At $24.99, the Korean Fried Chicken at Miss Kim seems outlandishly expensive to some customers when they can get a meal at KFC for over half the price, even if it is made with better-quality chicken (Miss Kim now orders from local, Halal-certified sources so as to ensure that quality) and served by people who are being paid a living wage. “I think the appreciation for good food and the value of the food is skewed in the United States,” said Ji Hye. When restaurateurs are forced to meet the low bar that fast food corporations set, customers learn to undervalue the food they eat.
You don’t have to radicalize your business model in one fell swoop in order to raise the bar. If you don’t have the funds to institute such large pay increases, you can start small by allowing people who stay with you over a year to accumulate paid time off. If you want to help feed the families in your neighborhood who are struggling to put dinner on the table, donate leftover food that would otherwise go to the landfill. Ji Hye believes that the best thing that independent restaurateurs can do for their business and their community is to consider more facets than just the financial bottom line when making business decisions. “Oftentimes, small business owners are very generous and are making that kind of decision,” said Ji Hye. “They’re just doing it on the fly and not making it into a system.”

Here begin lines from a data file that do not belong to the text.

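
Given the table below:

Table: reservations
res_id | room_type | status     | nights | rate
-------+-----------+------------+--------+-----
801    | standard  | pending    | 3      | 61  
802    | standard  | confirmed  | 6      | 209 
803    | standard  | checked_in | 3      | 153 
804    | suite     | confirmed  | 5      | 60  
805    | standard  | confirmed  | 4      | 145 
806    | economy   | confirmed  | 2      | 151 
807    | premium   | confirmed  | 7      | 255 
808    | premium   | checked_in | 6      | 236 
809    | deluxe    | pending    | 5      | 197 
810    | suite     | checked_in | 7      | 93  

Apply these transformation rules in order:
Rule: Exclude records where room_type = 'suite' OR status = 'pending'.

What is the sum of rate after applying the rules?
1149

Step 1: Find records where room_type = 'suite' OR status = 'pending'
Step 2: 4 records match, summing to 411
Step 3: Original sum: 1560
Step 4: Remaining sum = 1560 - 411 = 1149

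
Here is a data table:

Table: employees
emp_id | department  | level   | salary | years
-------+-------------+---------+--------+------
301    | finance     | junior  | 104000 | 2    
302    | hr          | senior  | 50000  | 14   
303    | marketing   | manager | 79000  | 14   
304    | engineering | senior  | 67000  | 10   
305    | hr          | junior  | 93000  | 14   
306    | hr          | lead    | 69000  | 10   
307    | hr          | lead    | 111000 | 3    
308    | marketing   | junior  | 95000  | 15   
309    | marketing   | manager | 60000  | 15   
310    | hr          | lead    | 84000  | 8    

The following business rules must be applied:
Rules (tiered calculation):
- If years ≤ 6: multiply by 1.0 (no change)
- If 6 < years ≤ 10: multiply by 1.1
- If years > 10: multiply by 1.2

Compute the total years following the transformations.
122.2

Step 1: Tier 1 (years ≤ 6): 2 records, sum = 5 × 1.0 = 5.0
Step 2: Tier 2 (6 < years ≤ 10): 3 records, sum = 28 × 1.1 = 30.8
Step 3: Tier 3 (years > 10): 5 records, sum = 72 × 1.2 = 86.4
Step 4: Final sum = 5.0 + 30.8 + 86.4 = 122.2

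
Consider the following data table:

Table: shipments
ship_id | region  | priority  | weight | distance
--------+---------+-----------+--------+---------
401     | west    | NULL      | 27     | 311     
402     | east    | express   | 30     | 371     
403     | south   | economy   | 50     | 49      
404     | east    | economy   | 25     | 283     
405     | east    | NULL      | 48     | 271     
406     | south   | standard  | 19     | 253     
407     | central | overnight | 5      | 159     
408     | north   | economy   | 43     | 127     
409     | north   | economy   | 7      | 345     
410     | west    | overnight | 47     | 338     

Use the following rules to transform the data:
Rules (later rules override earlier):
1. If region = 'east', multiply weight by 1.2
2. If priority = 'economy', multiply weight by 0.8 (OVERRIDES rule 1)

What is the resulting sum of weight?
291.6

Step 1: Rule 2 takes priority for records with priority = 'economy'
  - 4 records: 125 × 0.8 = 100.0
Step 2: Rule 1 applies to remaining records with region = 'east'
  - 2 records: 78 × 1.2 = 93.6
Step 3: Other records unchanged: 98
Step 4: Final sum = 100.0 + 93.6 + 98 = 291.6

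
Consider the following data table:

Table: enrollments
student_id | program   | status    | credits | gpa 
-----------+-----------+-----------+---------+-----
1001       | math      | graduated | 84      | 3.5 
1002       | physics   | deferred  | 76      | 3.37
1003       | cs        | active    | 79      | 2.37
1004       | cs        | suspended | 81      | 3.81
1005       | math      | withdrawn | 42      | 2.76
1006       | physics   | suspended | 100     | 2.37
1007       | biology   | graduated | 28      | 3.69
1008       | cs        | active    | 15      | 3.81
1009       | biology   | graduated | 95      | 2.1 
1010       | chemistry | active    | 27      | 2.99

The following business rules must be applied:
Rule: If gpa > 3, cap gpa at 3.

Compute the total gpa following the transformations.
27.59

Step 1: 5 records have gpa > 3
Step 2: These records originally summed to 18.18
Step 3: After capping: 5 × 3 = 15
Step 4: Unaffected records sum: 12.59
Step 5: Final sum = 15 + 12.59 = 27.59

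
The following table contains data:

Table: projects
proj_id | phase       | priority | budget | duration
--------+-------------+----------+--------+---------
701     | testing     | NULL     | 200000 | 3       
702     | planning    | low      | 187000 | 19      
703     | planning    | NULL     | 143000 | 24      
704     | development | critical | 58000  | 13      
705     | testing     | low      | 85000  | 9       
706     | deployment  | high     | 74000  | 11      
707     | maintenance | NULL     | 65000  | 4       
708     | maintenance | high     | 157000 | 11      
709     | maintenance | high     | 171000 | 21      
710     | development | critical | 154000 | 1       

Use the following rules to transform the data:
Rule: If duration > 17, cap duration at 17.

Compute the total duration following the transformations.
103

Step 1: 3 records have duration > 17
Step 2: These records originally summed to 64
Step 3: After capping: 3 × 17 = 51
Step 4: Unaffected records sum: 52
Step 5: Final sum = 51 + 52 = 103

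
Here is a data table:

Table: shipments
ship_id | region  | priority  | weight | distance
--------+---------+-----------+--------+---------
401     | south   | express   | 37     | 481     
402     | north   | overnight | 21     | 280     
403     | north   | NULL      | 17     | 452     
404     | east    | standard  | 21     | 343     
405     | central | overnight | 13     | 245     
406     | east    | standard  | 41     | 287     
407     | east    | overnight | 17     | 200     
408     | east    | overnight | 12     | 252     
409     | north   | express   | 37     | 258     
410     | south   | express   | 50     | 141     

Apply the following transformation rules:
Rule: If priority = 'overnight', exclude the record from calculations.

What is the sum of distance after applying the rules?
1962

Step 1: Identify records where priority = 'overnight'
Step 2: The excluded records sum to 977
Step 3: Original total distance = 2939
Step 4: Remaining total = 2939 - 977 = 1962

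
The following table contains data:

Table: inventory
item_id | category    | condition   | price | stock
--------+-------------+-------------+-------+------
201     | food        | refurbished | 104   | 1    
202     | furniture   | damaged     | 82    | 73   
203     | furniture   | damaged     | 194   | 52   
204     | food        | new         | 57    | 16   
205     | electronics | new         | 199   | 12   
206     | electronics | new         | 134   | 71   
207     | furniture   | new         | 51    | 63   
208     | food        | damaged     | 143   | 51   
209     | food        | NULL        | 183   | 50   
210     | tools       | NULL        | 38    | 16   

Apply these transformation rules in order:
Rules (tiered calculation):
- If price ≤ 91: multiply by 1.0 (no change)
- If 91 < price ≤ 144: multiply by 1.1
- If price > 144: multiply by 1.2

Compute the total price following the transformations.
1338.3

Step 1: Tier 1 (price ≤ 91): 4 records, sum = 228 × 1.0 = 228.0
Step 2: Tier 2 (91 < price ≤ 144): 3 records, sum = 381 × 1.1 = 419.1
Step 3: Tier 3 (price > 144): 3 records, sum = 576 × 1.2 = 691.2
Step 4: Final sum = 228.0 + 419.1 + 691.2 = 1338.3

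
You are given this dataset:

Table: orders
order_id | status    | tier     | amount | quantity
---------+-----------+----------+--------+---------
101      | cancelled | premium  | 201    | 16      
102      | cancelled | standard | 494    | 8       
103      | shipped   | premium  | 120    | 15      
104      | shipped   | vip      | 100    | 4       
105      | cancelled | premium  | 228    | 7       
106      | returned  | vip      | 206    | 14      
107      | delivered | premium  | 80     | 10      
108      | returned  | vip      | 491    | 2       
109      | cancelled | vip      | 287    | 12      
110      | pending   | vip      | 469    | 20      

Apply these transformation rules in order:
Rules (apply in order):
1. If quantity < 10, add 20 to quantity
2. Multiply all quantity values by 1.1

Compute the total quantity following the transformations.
206.8

Step 1: Apply Rule 1 - Add 20 to records with quantity < 10
  - 4 records affected: 21 + (4 × 20) = 101
  - Unaffected records: 87
  - Sum after Rule 1: 188
Step 2: Apply Rule 2 - Multiply all by 1.1
  - 188 × 1.1 = 206.8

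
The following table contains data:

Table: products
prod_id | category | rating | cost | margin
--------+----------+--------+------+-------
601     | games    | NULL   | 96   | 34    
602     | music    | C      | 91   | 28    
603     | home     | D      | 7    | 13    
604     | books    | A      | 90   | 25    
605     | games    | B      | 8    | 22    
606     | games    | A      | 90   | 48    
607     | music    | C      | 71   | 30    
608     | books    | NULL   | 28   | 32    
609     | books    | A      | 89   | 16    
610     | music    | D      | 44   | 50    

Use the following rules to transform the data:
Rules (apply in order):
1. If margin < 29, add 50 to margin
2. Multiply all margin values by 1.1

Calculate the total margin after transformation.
602.8

Step 1: Apply Rule 1 - Add 50 to records with margin < 29
  - 5 records affected: 104 + (5 × 50) = 354
  - Unaffected records: 194
  - Sum after Rule 1: 548
Step 2: Apply Rule 2 - Multiply all by 1.1
  - 548 × 1.1 = 602.8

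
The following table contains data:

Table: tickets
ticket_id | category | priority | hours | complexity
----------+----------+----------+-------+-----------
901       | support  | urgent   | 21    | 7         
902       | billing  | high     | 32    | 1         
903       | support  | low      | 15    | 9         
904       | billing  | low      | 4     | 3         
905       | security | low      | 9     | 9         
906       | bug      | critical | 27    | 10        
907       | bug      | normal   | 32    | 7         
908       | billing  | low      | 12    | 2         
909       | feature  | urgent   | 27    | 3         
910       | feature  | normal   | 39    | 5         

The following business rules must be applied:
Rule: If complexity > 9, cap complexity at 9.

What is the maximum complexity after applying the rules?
9

Step 1: Original maximum complexity = 10
Step 2: Apply cap at 9
Step 3: 1 records had complexity > 9 and were capped
Step 4: Maximum after transformation = 9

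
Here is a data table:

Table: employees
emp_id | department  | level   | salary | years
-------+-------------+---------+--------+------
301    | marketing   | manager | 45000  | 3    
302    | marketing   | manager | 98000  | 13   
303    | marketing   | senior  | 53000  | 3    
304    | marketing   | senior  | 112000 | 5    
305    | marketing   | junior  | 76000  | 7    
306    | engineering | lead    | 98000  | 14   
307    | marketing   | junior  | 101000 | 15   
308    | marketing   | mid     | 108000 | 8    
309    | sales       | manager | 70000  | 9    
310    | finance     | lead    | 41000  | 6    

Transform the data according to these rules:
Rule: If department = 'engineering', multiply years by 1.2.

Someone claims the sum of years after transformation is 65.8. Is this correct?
No, the correct result is 85.8.

Step 1: Calculate the correct sum after transformation
Step 2: Apply multiplier 1.2 to records where department = 'engineering'
Step 3: Correct result = 85.8
Step 4: Claimed result = 65.8
Step 5: 85.8 ≠ 65.8
Conclusion: The claimed result is incorrect. The correct answer is 85.8.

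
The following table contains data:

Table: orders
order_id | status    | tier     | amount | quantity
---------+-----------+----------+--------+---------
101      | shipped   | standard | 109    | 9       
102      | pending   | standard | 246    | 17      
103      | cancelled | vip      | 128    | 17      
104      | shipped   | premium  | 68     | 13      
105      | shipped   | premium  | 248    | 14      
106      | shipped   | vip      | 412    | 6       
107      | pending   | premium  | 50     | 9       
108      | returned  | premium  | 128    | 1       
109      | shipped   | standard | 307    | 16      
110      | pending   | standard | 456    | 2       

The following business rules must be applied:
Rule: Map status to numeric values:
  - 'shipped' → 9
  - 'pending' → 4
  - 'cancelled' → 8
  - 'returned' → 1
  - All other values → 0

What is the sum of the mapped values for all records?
66

Step 1: Apply mapping to each record
Step 2: Count by status:
  'shipped': 5 records × 9 = 45
  'pending': 3 records × 4 = 12
  'cancelled': 1 records × 8 = 8
  'returned': 1 records × 1 = 1
Step 3: Sum all mapped values = 66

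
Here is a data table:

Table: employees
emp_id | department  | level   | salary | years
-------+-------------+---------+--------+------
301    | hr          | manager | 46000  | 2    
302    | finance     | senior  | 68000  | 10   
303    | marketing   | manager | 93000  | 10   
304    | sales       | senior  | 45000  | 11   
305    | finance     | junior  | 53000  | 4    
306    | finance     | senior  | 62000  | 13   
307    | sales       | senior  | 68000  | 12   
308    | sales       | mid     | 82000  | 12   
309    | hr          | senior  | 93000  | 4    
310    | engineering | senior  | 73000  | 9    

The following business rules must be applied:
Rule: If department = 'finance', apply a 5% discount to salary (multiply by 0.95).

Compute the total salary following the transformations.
673850.0

Step 1: Records with department = 'finance' have total salary = 183000
Step 2: Apply multiplier: 183000 × 0.95 = 173850.0
Step 3: Other records total: 500000
Step 4: Final sum = 173850.0 + 500000 = 673850.0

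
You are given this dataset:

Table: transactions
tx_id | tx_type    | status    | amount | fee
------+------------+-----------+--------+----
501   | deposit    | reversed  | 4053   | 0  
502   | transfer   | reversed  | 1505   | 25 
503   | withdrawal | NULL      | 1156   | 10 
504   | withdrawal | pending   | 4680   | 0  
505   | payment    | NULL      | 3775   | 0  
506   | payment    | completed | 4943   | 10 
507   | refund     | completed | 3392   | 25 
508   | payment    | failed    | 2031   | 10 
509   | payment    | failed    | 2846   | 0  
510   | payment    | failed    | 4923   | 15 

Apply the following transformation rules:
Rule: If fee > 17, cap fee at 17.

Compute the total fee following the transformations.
79

Step 1: 2 records have fee > 17
Step 2: These records originally summed to 50
Step 3: After capping: 2 × 17 = 34
Step 4: Unaffected records sum: 45
Step 5: Final sum = 34 + 45 = 79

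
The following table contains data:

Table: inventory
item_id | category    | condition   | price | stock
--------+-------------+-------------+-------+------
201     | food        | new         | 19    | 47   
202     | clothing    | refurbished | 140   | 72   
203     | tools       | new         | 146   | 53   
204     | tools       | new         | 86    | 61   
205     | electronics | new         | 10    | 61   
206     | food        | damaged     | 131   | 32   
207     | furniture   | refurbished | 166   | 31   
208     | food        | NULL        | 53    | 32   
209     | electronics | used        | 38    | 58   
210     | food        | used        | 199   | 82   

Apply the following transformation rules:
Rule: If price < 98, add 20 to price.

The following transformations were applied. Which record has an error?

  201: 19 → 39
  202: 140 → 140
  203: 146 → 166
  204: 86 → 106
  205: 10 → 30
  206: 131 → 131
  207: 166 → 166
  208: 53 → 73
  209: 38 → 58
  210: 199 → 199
Record 203 has an error. The correct transformed value should be 146, not 166.

Step 1: Check each record against the rule
Step 2: Record 203 has price = 146
Step 3: Since 146 >= 98, the bonus should not have been applied
Step 4: Correct value = 146, but claimed value = 166
Conclusion: Record 203 has the error.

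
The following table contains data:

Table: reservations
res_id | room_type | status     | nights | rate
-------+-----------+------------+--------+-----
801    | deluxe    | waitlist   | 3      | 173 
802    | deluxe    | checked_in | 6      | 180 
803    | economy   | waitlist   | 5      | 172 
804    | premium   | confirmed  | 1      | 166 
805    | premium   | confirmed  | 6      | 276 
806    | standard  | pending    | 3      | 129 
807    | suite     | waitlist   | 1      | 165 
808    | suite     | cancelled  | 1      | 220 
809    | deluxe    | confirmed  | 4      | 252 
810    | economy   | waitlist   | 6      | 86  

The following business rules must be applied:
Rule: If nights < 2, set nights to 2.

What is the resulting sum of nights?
39

Step 1: 3 records have nights < 2
Step 2: These records originally summed to 3
Step 3: After setting to minimum: 3 × 2 = 6
Step 4: Unaffected records sum: 33
Step 5: Final sum = 6 + 33 = 39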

More often than not, change happens from the bottom up. You are not powerless to the influences of your industry. When you show consumers what a restaurant can achieve by just giving a server a few extra bucks an hour, they will take notice. When consumers choose independent restaurants with great ethics over the major players with questionable ones, those players will take notice. When those major players change their ways, policymakers take notice. Both Ji Hye and Devita noted how much the industry has evolved since 2020. “Chefs from all over the country came together in a united front with one voice to do one thing, and that’s to save the industry,” said Devita. “If we can do that, imagine what we can do together.”